Ao perceber a armadilha, Bolsonaro reagiu e respondeu : “Sugiro que, por coerência, apoiem o candidato da esquerda, que adora segregar a sociedade. Explorar isso para influenciar uma eleição no Brasil é uma grande burrice! É desconhecer o povo brasileiro, que é miscigenado”, acrescentou o ex-capitão.
Usou a ideia de mistura.
Mas Duke não parou. Encontrou eco nas outras declarações de Bolsonaro. Sentiu-se representado. Torceu e comemorou. Publicou em seu Twitter uma referência ao que Bolsonaro havia dito por telão na Avenida Paulista dias antes do segundo turno. “Somos a maioria. Somos o Brasil real. Juntos vamos construir uma nova nação. Esses marginais vermelhos serão banidos da nossa pátria”, escreveu Duke. “Em breve…”, completou. Trump e Bolsonaro têm, no ex-líder da KKK, um admirador em comum.

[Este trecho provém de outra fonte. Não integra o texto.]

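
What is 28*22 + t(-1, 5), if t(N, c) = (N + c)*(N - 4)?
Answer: 596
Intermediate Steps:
t(N, c) = (-4 + N)*(N + c) (t(N, c) = (N + c)*(-4 + N) = (-4 + N)*(N + c))
28*22 + t(-1, 5) = 28*22 + ((-1)**2 - 4*(-1) - 4*5 - 1*5) = 616 + (1 + 4 - 20 - 5) = 616 - 20 = 596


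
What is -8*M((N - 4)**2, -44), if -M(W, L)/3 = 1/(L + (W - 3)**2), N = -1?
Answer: 3/55 ≈ 0.054545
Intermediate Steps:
M(W, L) = -3/(L + (-3 + W)**2) (M(W, L) = -3/(L + (W - 3)**2) = -3/(L + (-3 + W)**2))
-8*M((N - 4)**2, -44) = -(-24)/(-44 + (-3 + (-1 - 4)**2)**2) = -(-24)/(-44 + (-3 + (-5)**2)**2) = -(-24)/(-44 + (-3 + 25)**2) = -(-24)/(-44 + 22**2) = -(-24)/(-44 + 484) = -(-24)/440 = -8*(-3/440) = 3/55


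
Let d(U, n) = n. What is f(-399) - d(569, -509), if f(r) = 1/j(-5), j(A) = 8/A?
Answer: 4067/8 ≈ 508.38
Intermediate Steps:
f(r) = -5/8 (f(r) = 1/(8/(-5)) = 1/(8*(-1/5)) = 1/(-8/5) = -5/8)
f(-399) - d(569, -509) = -5/8 - 1*(-509) = -5/8 + 509 = 4067/8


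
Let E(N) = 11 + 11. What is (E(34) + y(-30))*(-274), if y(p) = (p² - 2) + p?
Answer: -243860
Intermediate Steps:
E(N) = 22
y(p) = -2 + p + p² (y(p) = (-2 + p²) + p = -2 + p + p²)
(E(34) + y(-30))*(-274) = (22 + (-2 - 30 + (-30)²))*(-274) = (22 + (-2 - 30 + 900))*(-274) = (22 + 868)*(-274) = 890*(-274) = -243860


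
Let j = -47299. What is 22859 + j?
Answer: -24440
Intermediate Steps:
22859 + j = 22859 - 47299 = -24440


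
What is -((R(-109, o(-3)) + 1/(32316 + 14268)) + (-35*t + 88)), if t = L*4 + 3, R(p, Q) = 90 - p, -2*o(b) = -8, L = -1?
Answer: -15000049/46584 ≈ -322.00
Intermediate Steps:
o(b) = 4 (o(b) = -½*(-8) = 4)
t = -1 (t = -1*4 + 3 = -4 + 3 = -1)
-((R(-109, o(-3)) + 1/(32316 + 14268)) + (-35*t + 88)) = -(((90 - 1*(-109)) + 1/(32316 + 14268)) + (-35*(-1) + 88)) = -(((90 + 109) + 1/46584) + (35 + 88)) = -((199 + 1/46584) + 123) = -(9270217/46584 + 123) = -1*15000049/46584 = -15000049/46584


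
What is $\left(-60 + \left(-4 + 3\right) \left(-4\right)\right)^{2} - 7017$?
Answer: $-3881$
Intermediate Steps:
$\left(-60 + \left(-4 + 3\right) \left(-4\right)\right)^{2} - 7017 = \left(-60 - -4\right)^{2} - 7017 = \left(-60 + 4\right)^{2} - 7017 = \left(-56\right)^{2} - 7017 = 3136 - 7017 = -3881$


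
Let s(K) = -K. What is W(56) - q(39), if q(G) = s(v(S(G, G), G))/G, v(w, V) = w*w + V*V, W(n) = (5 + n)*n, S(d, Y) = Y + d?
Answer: 3611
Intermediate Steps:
W(n) = n*(5 + n)
v(w, V) = V² + w² (v(w, V) = w² + V² = V² + w²)
q(G) = -5*G (q(G) = (-(G² + (G + G)²))/G = (-(G² + (2*G)²))/G = (-(G² + 4*G²))/G = (-5*G²)/G = -5*G)
W(56) - q(39) = 56*(5 + 56) - (-5)*39 = 56*61 - 1*(-195) = 3416 + 195 = 3611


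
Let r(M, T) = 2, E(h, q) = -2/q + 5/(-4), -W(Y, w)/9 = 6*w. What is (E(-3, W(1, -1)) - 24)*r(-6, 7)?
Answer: -2731/54 ≈ -50.574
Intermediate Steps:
W(Y, w) = -54*w
E(h, q) = -5/4 - 2/q (E(h, q) = -2/q + 5*(-1/4) = -2/q - 5/4 = -5/4 - 2/q)
(E(-3, W(1, -1)) - 24)*r(-6, 7) = ((-5/4 - 2/((-54*(-1)))) - 24)*2 = ((-5/4 - 2/54) - 24)*2 = ((-5/4 - 2*1/54) - 24)*2 = ((-5/4 - 1/27) - 24)*2 = (-139/108 - 24)*2 = -2731/108*2 = -2731/54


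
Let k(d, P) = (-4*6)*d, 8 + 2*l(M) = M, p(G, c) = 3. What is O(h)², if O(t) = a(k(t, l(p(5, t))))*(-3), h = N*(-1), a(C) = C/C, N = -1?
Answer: 9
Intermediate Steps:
l(M) = -4 + M/2
k(d, P) = -24*d
a(C) = 1
h = 1 (h = -1*(-1) = 1)
O(t) = -3 (O(t) = 1*(-3) = -3)
O(h)² = (-3)² = 9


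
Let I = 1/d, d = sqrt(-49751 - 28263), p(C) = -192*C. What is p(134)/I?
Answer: -25728*I*sqrt(78014) ≈ -7.1861e+6*I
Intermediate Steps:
d = I*sqrt(78014) (d = sqrt(-78014) = I*sqrt(78014) ≈ 279.31*I)
I = -I*sqrt(78014)/78014 (I = 1/(I*sqrt(78014)) = -I*sqrt(78014)/78014 ≈ -0.0035803*I)
p(134)/I = (-192*134)/((-I*sqrt(78014)/78014)) = -25728*I*sqrt(78014)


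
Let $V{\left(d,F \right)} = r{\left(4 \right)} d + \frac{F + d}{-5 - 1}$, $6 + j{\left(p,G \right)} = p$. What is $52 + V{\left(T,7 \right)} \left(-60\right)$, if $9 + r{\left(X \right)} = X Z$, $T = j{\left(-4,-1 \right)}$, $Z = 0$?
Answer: $-5378$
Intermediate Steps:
$j{\left(p,G \right)} = -6 + p$
$T = -10$ ($T = -6 - 4 = -10$)
$r{\left(X \right)} = -9$ ($r{\left(X \right)} = -9 + X 0 = -9 + 0 = -9$)
$V{\left(d,F \right)} = - \frac{55 d}{6} - \frac{F}{6}$ ($V{\left(d,F \right)} = - 9 d + \frac{F + d}{-5 - 1} = - 9 d + \frac{F + d}{-6} = - 9 d + \left(F + d\right) \left(- \frac{1}{6}\right) = - 9 d - \left(\frac{F}{6} + \frac{d}{6}\right) = - \frac{55 d}{6} - \frac{F}{6}$)
$52 + V{\left(T,7 \right)} \left(-60\right) = 52 + \left(\left(- \frac{55}{6}\right) \left(-10\right) - \frac{7}{6}\right) \left(-60\right) = 52 + \left(\frac{275}{3} - \frac{7}{6}\right) \left(-60\right) = 52 + \frac{181}{2} \left(-60\right) = 52 - 5430 = -5378$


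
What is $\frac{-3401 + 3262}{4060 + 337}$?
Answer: $- \frac{139}{4397} \approx -0.031612$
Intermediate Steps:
$\frac{-3401 + 3262}{4060 + 337} = - \frac{139}{4397}$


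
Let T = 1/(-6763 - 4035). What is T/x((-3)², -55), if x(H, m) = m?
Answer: 1/593890 ≈ 1.6838e-6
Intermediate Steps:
T = -1/10798 (T = 1/(-10798) = -1/10798 ≈ -9.2610e-5)
T/x((-3)², -55) = -1/10798/(-55) = -1/10798*(-1/55) = 1/593890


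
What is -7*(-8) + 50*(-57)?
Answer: -2794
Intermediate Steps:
-7*(-8) + 50*(-57) = 56 - 2850 = -2794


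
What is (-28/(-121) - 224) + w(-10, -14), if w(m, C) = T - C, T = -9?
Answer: -26471/121 ≈ -218.77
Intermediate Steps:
w(m, C) = -9 - C
(-28/(-121) - 224) + w(-10, -14) = (-28/(-121) - 224) + (-9 - 1*(-14)) = (-28*(-1/121) - 224) + (-9 + 14) = (28/121 - 224) + 5 = -27076/121 + 5 = -26471/121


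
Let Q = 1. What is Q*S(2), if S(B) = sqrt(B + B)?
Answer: 2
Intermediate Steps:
S(B) = sqrt(2)*sqrt(B) (S(B) = sqrt(2*B) = sqrt(2)*sqrt(B))
Q*S(2) = 1*(sqrt(2)*sqrt(2)) = 1*2 = 2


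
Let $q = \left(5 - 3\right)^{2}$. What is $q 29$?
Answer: $116$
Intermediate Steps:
$q = 4$ ($q = 2^{2} = 4$)
$q 29 = 4 \cdot 29 = 116$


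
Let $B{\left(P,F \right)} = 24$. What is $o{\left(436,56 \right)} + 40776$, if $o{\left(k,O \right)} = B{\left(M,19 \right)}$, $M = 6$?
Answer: $40800$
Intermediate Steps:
$o{\left(k,O \right)} = 24$
$o{\left(436,56 \right)} + 40776 = 24 + 40776 = 40800$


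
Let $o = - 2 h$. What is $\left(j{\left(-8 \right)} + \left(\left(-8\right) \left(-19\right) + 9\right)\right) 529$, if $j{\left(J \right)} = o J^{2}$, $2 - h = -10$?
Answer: $-727375$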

Bolsonaro filho nos EUA e o julgamento do crime de Charlottesville
Em um tour nas terras de Donald Trump desde segunda-feira, 26, o deputado federal Eduardo Bolsonaro (PSL-SP) visitou parlamentares do Partido Republicano e esteve na festa de aniversário de Steve Bannon, ex-estrategista da campanha de Trump. Por lá, vestiu o boné pela reeleição do presidente americano, abordou questões sobre política internacional (acerca de Israel, Cuba e da Venezuela), conversou sobre armas e acesso livre à internet. Definiu sua jornada com o objetivo de “resgatar a credibilidade brasileira”, apesar de não representar oficialmente o governo Bolsonaro.

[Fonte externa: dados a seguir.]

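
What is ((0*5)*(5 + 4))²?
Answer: 0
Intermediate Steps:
((0*5)*(5 + 4))² = (0*9)² = 0² = 0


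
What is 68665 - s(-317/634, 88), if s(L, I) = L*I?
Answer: 68709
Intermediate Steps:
s(L, I) = I*L
68665 - s(-317/634, 88) = 68665 - 88*(-317/634) = 68665 - 88*(-317*1/634) = 68665 - 88*(-1)/2 = 68665 - 1*(-44) = 68665 + 44 = 68709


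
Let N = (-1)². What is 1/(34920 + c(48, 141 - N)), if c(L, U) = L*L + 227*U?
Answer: 1/69004 ≈ 1.4492e-5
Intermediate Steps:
N = 1
c(L, U) = L² + 227*U
1/(34920 + c(48, 141 - N)) = 1/(34920 + (48² + 227*(141 - 1*1))) = 1/(34920 + (2304 + 227*(141 - 1))) = 1/(34920 + (2304 + 227*140)) = 1/(34920 + (2304 + 31780)) = 1/(34920 + 34084) = 1/69004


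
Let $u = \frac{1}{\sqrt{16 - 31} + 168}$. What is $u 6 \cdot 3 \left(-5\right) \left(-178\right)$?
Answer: $\frac{897120}{9413} - \frac{5340 i \sqrt{15}}{9413} \approx 95.307 - 2.1971 i$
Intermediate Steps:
$u = \frac{1}{168 + i \sqrt{15}}$ ($u = \frac{1}{\sqrt{-15} + 168} = \frac{1}{i \sqrt{15} + 168} = \frac{1}{168 + i \sqrt{15}} \approx 0.0059492 - 0.00013715 i$)
$u 6 \cdot 3 \left(-5\right) \left(-178\right) = \left(\frac{56}{9413} - \frac{i \sqrt{15}}{28239}\right) 6 \cdot 3 \left(-5\right) \left(-178\right) = \left(\frac{56}{9413} - \frac{i \sqrt{15}}{28239}\right) 18 \left(-5\right) \left(-178\right) = \left(\frac{56}{9413} - \frac{i \sqrt{15}}{28239}\right) \left(-90\right) \left(-178\right) = \left(- \frac{5040}{9413} + \frac{30 i \sqrt{15}}{9413}\right) \left(-178\right) = \frac{897120}{9413} - \frac{5340 i \sqrt{15}}{9413}$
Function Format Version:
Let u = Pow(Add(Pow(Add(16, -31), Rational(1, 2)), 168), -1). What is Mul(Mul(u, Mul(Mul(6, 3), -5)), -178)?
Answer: Add(Rational(897120, 9413), Mul(Rational(-5340, 9413), I, Pow(15, Rational(1, 2)))) ≈ Add(95.307, Mul(-2.1971, I))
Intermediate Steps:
u = Pow(Add(168, Mul(I, Pow(15, Rational(1, 2)))), -1) (u = Pow(Add(Pow(-15, Rational(1, 2)), 168), -1) = Pow(Add(Mul(I, Pow(15, Rational(1, 2))), 168), -1) = Pow(Add(168, Mul(I, Pow(15, Rational(1, 2)))), -1) ≈ Add(0.0059492, Mul(-0.00013715, I)))
Mul(Mul(u, Mul(Mul(6, 3), -5)), -178) = Mul(Mul(Add(Rational(56, 9413), Mul(Rational(-1, 28239), I, Pow(15, Rational(1, 2)))), Mul(Mul(6, 3), -5)), -178) = Mul(Mul(Add(Rational(56, 9413), Mul(Rational(-1, 28239), I, Pow(15, Rational(1, 2)))), Mul(18, -5)), -178) = Mul(Mul(Add(Rational(56, 9413), Mul(Rational(-1, 28239), I, Pow(15, Rational(1, 2)))), -90), -178) = Mul(Add(Rational(-5040, 9413), Mul(Rational(30, 9413), I, Pow(15, Rational(1, 2)))), -178) = Add(Rational(897120, 9413), Mul(Rational(-5340, 9413), I, Pow(15, Rational(1, 2))))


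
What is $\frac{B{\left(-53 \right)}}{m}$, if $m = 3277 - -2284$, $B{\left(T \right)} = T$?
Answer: $- \frac{53}{5561} \approx -0.0095307$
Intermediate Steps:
$m = 5561$ ($m = 3277 + 2284 = 5561$)
$\frac{B{\left(-53 \right)}}{m} = - \frac{53}{5561}$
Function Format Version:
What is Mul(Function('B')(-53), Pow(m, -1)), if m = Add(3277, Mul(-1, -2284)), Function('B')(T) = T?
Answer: Rational(-53, 5561) ≈ -0.0095307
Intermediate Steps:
m = 5561 (m = Add(3277, 2284) = 5561)
Mul(Function('B')(-53), Pow(m, -1)) = Mul(-53, Pow(5561, -1)) = Mul(-53, Rational(1, 5561)) = Rational(-53, 5561)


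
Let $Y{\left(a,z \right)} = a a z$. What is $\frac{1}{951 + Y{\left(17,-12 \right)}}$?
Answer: $- \frac{1}{2517} \approx -0.0003973$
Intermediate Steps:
$Y{\left(a,z \right)} = z a^{2}$ ($Y{\left(a,z \right)} = a^{2} z = z a^{2}$)
$\frac{1}{951 + Y{\left(17,-12 \right)}} = \frac{1}{951 - 12 \cdot 17^{2}} = \frac{1}{951 - 3468} = \frac{1}{-2517} = - \frac{1}{2517}$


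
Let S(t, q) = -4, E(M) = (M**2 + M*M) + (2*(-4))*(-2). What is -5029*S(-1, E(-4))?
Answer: 20116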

No Brasil, o conselheiro de Trump John Bolton, assessor de segurança nacional, esteve com Jair Bolsonaro, que o saudou com continência. Ele é o primeiro emissário do governo americano a visitar o presidente eleito do Brasil. O encontro aconteceu nesta quinta-feira, 29. Bolton está em sintonia com Jair Bolsonaro . Ambos consideram a ONU inútil, desprezam os direitos humanos e defendem o armamento da população.
Também nesta semana está acontecendo o julgamento de James Alex Fields Jr., 21, supremacista branco que atropelou e matou Heather Heyer, 32 anos, e feriu outras 35 pessoas em Charlottesville, na Virgínia, Estados Unidos.
O julgamento deve durar cerca de três semanas. O estado de Ohio, onde ocorre o juízo de Fields, permite pena de morte. O júri pode definir a pena capital como sua condenação. Seria um grande paradoxo punir violência com mais violência. Uma contradição para quem defende os direitos civis e humanos. Difícil até para o mestre Spike Lee retratar e compreender.
“Infiltrado na Klan” está em cartaz em todo o Brasil. É um dos melhores filmes de Lee. Venceu o Grande Prêmio do Júri no Festival da Cannes. Foi aplaudido de pé por seis minutos. “Nós temos um sujeito na Casa Branca, eu não vou dizer o nome dele, que no momento decisivo, não apenas para a América, mas para o mundo, teve a chance de dizer: ‘Nós estamos do lado do amor, não do ódio'”, disse o diretor Spike Lee em entrevista coletiva em Cannes. “E aquele filho da puta não denunciou a maldita Klan, os extremistas de direita e os nazistas filhos da puta. Ele poderia ter dito ao mundo: ‘Nós somos melhores do que isso.”
*Maria Carolina Trevisan é jornalista especializada na cobertura de direitos humanos, políticas públicas sociais e democracia.